首先先来看一看broadcast的使用代码:
val factor = List[Int](1,2,3);
val factorBroadcast = sc.broadcast(factor)
val nums = Array(1,2,3,4,5,6,7,8,9)
val numsRdd = sc.parallelize(nums,3)
val list = new ListBuffer[List[Int]]()
val resRdd = numsRdd.mapPartitions(ite =>{
while (ite.hasNext){
list+=ite.next()::(factorBroadcast.value)
}
list.iterator
})
resRdd.foreach(res => println(res))
/**结果:
List(1, 1, 2, 3)
List(2, 1, 2, 3)
List(3, 1, 2, 3)
List(4, 1, 2, 3)
List(5, 1, 2, 3)
List(6, 1, 2, 3)
List(7, 1, 2, 3)
List(8, 1, 2, 3)
List(9, 1, 2, 3)
*/
首先生成了一个集合变量,把这个变量通过sparkContext的broadcast函数进行广播,最后在rdd的每一个partition迭代时,使用这个广播变量。
接下来看看广播变量的生成与数据的读取实现部分:
(1)SparkContext.broadcast( )
/**
* 向集群广播一个只读变量,返回在分布式函数中读取它的对象。
* @return 在每个Executor上缓存一个只读变量
*/
def broadcast[T: ClassTag](value: T): Broadcast[T] = {
assertNotStopped()
//不能直接广播RDDs;代替,调用collect()并传播结果。
require(!classOf[RDD[_]].isAssignableFrom(classTag[T].runtimeClass),
"Can not directly broadcast RDDs; instead, call collect() and broadcast the result.")

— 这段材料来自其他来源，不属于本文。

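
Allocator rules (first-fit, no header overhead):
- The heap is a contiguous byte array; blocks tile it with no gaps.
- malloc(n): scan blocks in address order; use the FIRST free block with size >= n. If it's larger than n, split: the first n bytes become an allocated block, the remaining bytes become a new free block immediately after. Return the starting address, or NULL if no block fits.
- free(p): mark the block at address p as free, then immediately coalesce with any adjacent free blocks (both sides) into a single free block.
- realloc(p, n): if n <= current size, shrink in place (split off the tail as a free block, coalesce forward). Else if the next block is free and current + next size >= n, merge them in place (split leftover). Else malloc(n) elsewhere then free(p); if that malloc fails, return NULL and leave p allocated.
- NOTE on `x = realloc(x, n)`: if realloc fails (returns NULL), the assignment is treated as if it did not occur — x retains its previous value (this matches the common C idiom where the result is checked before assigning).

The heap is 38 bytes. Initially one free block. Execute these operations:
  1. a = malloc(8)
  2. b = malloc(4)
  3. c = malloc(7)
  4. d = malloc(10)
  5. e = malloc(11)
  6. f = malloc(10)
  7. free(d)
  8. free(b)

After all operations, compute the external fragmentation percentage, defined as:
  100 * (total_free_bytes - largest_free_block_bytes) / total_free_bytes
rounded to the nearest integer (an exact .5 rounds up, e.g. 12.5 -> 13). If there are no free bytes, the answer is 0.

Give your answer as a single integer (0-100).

Op 1: a = malloc(8) -> a = 0; heap: [0-7 ALLOC][8-37 FREE]
Op 2: b = malloc(4) -> b = 8; heap: [0-7 ALLOC][8-11 ALLOC][12-37 FREE]
Op 3: c = malloc(7) -> c = 12; heap: [0-7 ALLOC][8-11 ALLOC][12-18 ALLOC][19-37 FREE]
Op 4: d = malloc(10) -> d = 19; heap: [0-7 ALLOC][8-11 ALLOC][12-18 ALLOC][19-28 ALLOC][29-37 FREE]
Op 5: e = malloc(11) -> e = NULL; heap: [0-7 ALLOC][8-11 ALLOC][12-18 ALLOC][19-28 ALLOC][29-37 FREE]
Op 6: f = malloc(10) -> f = NULL; heap: [0-7 ALLOC][8-11 ALLOC][12-18 ALLOC][19-28 ALLOC][29-37 FREE]
Op 7: free(d) -> (freed d); heap: [0-7 ALLOC][8-11 ALLOC][12-18 ALLOC][19-37 FREE]
Op 8: free(b) -> (freed b); heap: [0-7 ALLOC][8-11 FREE][12-18 ALLOC][19-37 FREE]
Free blocks: [4 19] total_free=23 largest=19 -> 100*(23-19)/23 = 400/23 ≈ 17.391 -> rounds to 17

Answer: 17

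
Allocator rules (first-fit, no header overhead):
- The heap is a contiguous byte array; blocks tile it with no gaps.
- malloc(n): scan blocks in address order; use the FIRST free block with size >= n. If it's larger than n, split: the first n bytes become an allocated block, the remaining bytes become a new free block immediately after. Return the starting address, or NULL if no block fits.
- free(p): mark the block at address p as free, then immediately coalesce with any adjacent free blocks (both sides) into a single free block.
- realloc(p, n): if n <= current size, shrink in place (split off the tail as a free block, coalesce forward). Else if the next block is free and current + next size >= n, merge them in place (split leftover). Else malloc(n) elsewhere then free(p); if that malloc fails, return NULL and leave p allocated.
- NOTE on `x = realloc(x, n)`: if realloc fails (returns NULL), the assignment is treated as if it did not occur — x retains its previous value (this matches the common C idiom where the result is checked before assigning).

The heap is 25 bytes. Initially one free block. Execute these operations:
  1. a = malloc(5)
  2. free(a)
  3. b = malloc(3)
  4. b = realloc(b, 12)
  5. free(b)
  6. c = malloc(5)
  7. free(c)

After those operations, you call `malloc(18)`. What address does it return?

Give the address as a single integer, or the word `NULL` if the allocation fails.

Answer: 0

Derivation:
Op 1: a = malloc(5) -> a = 0; heap: [0-4 ALLOC][5-24 FREE]
Op 2: free(a) -> (freed a); heap: [0-24 FREE]
Op 3: b = malloc(3) -> b = 0; heap: [0-2 ALLOC][3-24 FREE]
Op 4: b = realloc(b, 12) -> b = 0; heap: [0-11 ALLOC][12-24 FREE]
Op 5: free(b) -> (freed b); heap: [0-24 FREE]
Op 6: c = malloc(5) -> c = 0; heap: [0-4 ALLOC][5-24 FREE]
Op 7: free(c) -> (freed c); heap: [0-24 FREE]
malloc(18): first-fit scan over [0-24 FREE] -> 0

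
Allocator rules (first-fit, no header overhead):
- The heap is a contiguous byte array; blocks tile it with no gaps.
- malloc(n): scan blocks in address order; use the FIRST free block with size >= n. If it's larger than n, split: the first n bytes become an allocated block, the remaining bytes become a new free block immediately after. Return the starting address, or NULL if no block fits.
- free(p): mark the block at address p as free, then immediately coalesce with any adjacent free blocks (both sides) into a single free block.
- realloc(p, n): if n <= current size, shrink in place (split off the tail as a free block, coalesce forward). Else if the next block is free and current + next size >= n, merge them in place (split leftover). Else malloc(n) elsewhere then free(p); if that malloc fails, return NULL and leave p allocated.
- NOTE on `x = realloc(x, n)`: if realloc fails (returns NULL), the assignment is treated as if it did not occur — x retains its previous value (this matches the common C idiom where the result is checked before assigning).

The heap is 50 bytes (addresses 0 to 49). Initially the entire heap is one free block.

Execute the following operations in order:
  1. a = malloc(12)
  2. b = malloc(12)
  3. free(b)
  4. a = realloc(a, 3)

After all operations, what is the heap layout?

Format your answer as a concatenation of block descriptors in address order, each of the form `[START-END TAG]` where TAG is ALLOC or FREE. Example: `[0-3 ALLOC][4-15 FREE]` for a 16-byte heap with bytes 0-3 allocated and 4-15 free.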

//通过broadcastManager中的newBroadcast函数来进行广播.
val bc = env.broadcastManager.newBroadcast[T](value, isLocal)
val callSite = getCallSite
logInfo("Created broadcast " + bc.id + " from " + callSite.shortForm)
cleaner.foreach(_.registerBroadcastForCleanup(bc))
bc
}
(2)BroadcastManager.newBroadcast( )
在BroadcastManager中生成广播变量的函数,这个函数直接使用的broadcastFactory的对应函数。broadcastFactory的实例通过配置spark.broadcast.factory,默认是TorrentBroadcastFactory。
def newBroadcast[T: ClassTag](value_ : T, isLocal: Boolean): Broadcast[T] = {
//
broadcastFactory.newBroadcast[T](value_, isLocal, nextBroadcastId.getAndIncrement())
}
(3)TorrentBroadcastFactory.newBroadcast( )
在TorrentBroadcastFactory中生成广播变量的函数:在这里面,直接生成了一个TorrentBroadcast的实例。
override def newBroadcast[T: ClassTag](value_ : T, isLocal: Boolean, id: Long): Broadcast[T] = {
new TorrentBroadcast[T](value_, id)
}
private[spark] class TorrentBroadcast[T: ClassTag](obj: T, id: Long)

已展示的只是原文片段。